Wir FREIEN WÄHLER treten für ein offenes Miteinander zwischen den Menschen aller Kulturen und Religionen in unserem Land ein. Dies kann nur im Dialog geschehen.

Die Kirchen erfüllen in unserem Land wichtige soziale und gesellschaftliche Aufgaben. Die Beziehungen zwischen Staat und Kirche sind im Grundgesetz geregelt und die entsprechende Ausgestaltung im Konkordat bzw. im Staatskirchenvertrag festgelegt. Diese Regelung hat sich in unseren Augen bewährt. Wir stehen zur Trennung von Kirche und Staat, wie sie im Grundgesetz festgelegt ist und auch für die Erhebung der Kirchensteuer durch den Staat.

Unsere Positionen:

  • Wir wollen, dass der Gottesbezug in unserm Grundgesetz bestehen bleibt. Denn unser Grundgesetz basiert  auf Wertvorstellungen, deren Fundament das christliche Weltbild ist. Die Präambel ist Ausdruck der Demut. Das Grundgesetz wurde nach der NS-Zeit in Abkehr von totalitären Staatsformen erarbeitet und soll auch die Begrenztheit menschlichen Tuns verdeutlichen. Wir sehen darin auch keinen Widerspruch zur religiös-weltanschaulichen Neutralität des Staates, da sich das Grundgesetz eben nicht für einen christlichen Staat ausspricht oder Einzelne auf den christlichen Glauben festlegt.

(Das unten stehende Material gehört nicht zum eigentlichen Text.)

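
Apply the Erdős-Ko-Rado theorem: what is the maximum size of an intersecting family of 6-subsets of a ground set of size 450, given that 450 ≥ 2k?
max |F| = C(449, 5) = 148711824464

The Erdős-Ko-Rado theorem states: for n ≥ 2k, an intersecting family of k-subsets of an n-element set has size at most C(n − 1, k − 1), with equality for 'star' families {A ⊆ [n] : |A| = k, i ∈ A} (fix an element i). For n = 450, k = 6: C(449, 5) = 148711824464.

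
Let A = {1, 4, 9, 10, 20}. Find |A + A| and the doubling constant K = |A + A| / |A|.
K = |A + A| / |A| = 15/5 = 3

Enumerate A + A = {a + b : a, b ∈ A}. With |A| = 5, there are |A|^2 = 25 ordered sum pairs; collecting distinct values, A + A = {2, 5, 8, 10, 11, 13, 14, 18, 19, 20, 21, 24, 29, 30, 40}, so |A + A| = 15. Thus K = 15/5 = 3. For comparison, the minimum possible |A + A| over all 5-element sets is 2·5 − 1 = 9 (so min K = 9/5), attained only by arithmetic progressions.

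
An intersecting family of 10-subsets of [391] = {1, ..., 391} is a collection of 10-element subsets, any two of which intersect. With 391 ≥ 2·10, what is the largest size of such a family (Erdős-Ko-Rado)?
max |F| = C(390, 9) = 524125465968126880

Erdős-Ko-Rado (1961): when n ≥ 2k, max |F| = C(n−1, k−1). The bound is attained by the star {A : i ∈ A} for any fixed i ∈ [n]. Here C(391−1, 10−1) = C(390, 9) = 524125465968126880.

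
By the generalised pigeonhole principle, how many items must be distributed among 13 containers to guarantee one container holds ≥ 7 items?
n = (7 − 1)·13 + 1 = 79

By the generalised pigeonhole principle, to guarantee some box contains ≥ r objects we need more than (r − 1) · k objects total. Threshold: n = (r − 1) · k + 1. With r = 7 and k = 13: n = 6 · 13 + 1 = 78 + 1 = 79. For n = 78 = 6 · 13, we can put exactly 6 objects in every box, avoiding 7 in any single one — so 79 is tight.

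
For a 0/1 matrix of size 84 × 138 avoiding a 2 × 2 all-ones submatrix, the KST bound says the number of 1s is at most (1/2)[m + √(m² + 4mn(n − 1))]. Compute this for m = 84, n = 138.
z(84, 138; 2, 2) ≤ (1/2)[84 + √(84² + 4·84·138·137)] = (1/2)[84 + √6359472] = 1302.8997

Kővári–Sós–Turán: let r_1, ..., r_84 be the row sums and z = Σ r_i the total number of 1s. Each pair of columns can share at most one row with both entries 1 (else a 2×2 all-ones block appears), so Σ_i C(r_i, 2) ≤ C(138, 2) = 9453. By convexity Σ_i C(r_i, 2) ≥ 84·C(z/84, 2) = z(z − 84)/(2·84), giving z² − 84z − 84·138·137 ≤ 0 and hence z ≤ (1/2)[84 + √(7056 + 4·1588104)] = (1/2)[84 + √6359472] ≈ (1/2)(84 + 2521.7994) = 1302.8997.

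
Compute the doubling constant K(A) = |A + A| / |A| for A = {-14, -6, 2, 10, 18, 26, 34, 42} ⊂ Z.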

  • Die Vollverschleierung muslimischer Frauen in der Öffentlichkeitwollen wir nicht verbieten. Ein pauschales Verbot wäre mit unserem Grundgesetz nicht vereinbar. Das allgemeine Persönlichkeitsrecht und die Religionsfreiheit sind elementare Grundrechte. Aber wir befürworten gesetzliche Verhüllungsverbote in bestimmten öffentlichen Bereichen, z.B. wegen der Neutralitätspflicht für Beamte und Beamtinnen bei Ausübung ihres Dienstes oder aufgrund des staatlichen Bildungs- und Erziehungsauftrags an Schulen.

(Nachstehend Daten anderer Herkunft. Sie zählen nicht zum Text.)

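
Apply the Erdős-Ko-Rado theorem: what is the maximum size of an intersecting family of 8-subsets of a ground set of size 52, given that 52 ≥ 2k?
max |F| = C(51, 7) = 115775100

The Erdős-Ko-Rado theorem states: for n ≥ 2k, an intersecting family of k-subsets of an n-element set has size at most C(n − 1, k − 1), with equality for 'star' families {A ⊆ [n] : |A| = k, i ∈ A} (fix an element i). For n = 52, k = 8: C(51, 7) = 115775100.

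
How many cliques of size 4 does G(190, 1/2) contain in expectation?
E[# K_4] = C(190, 4) · (1/2)^C(4, 2) = 52602165 / 2^6 = 821908.828125

For each 4-subset S of vertices (there are C(190, 4) = 52602165 such S), let X_S = 1 if S induces a K_4 (all C(4, 2) = 6 edges present). Then P(X_S = 1) = (1/2)^6 = 1/64. By linearity of expectation, E[# K_4] = C(190, 4) · (1/2)^6 = 52602165 / 64 = 821908.828125.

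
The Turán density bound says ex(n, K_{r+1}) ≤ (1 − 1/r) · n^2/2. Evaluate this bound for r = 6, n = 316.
Turán density bound = (5/6) · 316^2/2 = 124820/3 ≈ 41606.6667

Turán's theorem: ex(n, K_{r+1}) is achieved by the complete r-partite Turán graph T(n, r) with parts as balanced as possible, and is at most (1 − 1/r) · n^2/2. For r = 6, n = 316: the density bound is (5/6) · 99856/2 = 124820/3 ≈ 41606.6667. The integer-valued extremum is e(T(316, 6)) = 41606, which is strictly less than the density bound 124820/3 since 6 ∤ 316 (the parts of T(316, 6) cannot all be equal).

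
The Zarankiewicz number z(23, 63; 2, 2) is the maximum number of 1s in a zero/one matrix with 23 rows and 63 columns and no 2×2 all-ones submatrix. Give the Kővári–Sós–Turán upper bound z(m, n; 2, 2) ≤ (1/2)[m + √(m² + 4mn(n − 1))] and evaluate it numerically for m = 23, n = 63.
z(23, 63; 2, 2) ≤ (1/2)[23 + √(23² + 4·23·63·62)] = (1/2)[23 + √359881] = 311.4504

Kővári–Sós–Turán: let r_1, ..., r_23 be the row sums and z = Σ r_i the total number of 1s. Each pair of columns can share at most one row with both entries 1 (else a 2×2 all-ones block appears), so Σ_i C(r_i, 2) ≤ C(63, 2) = 1953. By convexity Σ_i C(r_i, 2) ≥ 23·C(z/23, 2) = z(z − 23)/(2·23), giving z² − 23z − 23·63·62 ≤ 0 and hence z ≤ (1/2)[23 + √(529 + 4·89838)] = (1/2)[23 + √359881] ≈ (1/2)(23 + 599.9008) = 311.4504.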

  • Wir wollen die Bildung von Parallelgesellschaften verhindern. Wir fordern deshalb, dass neben christlichem Religionsunterricht an Schulen auch Unterricht anderer Glaubensrichtungen angeboten werden soll, sofern dafür eine Mindestzahl an Schülern vorhanden ist. Selbstverständlich soll dieser Unterricht in deutscher Sprache abgehalten werden. Wir sehen darin einen wichtigen Beitrag zur Integration.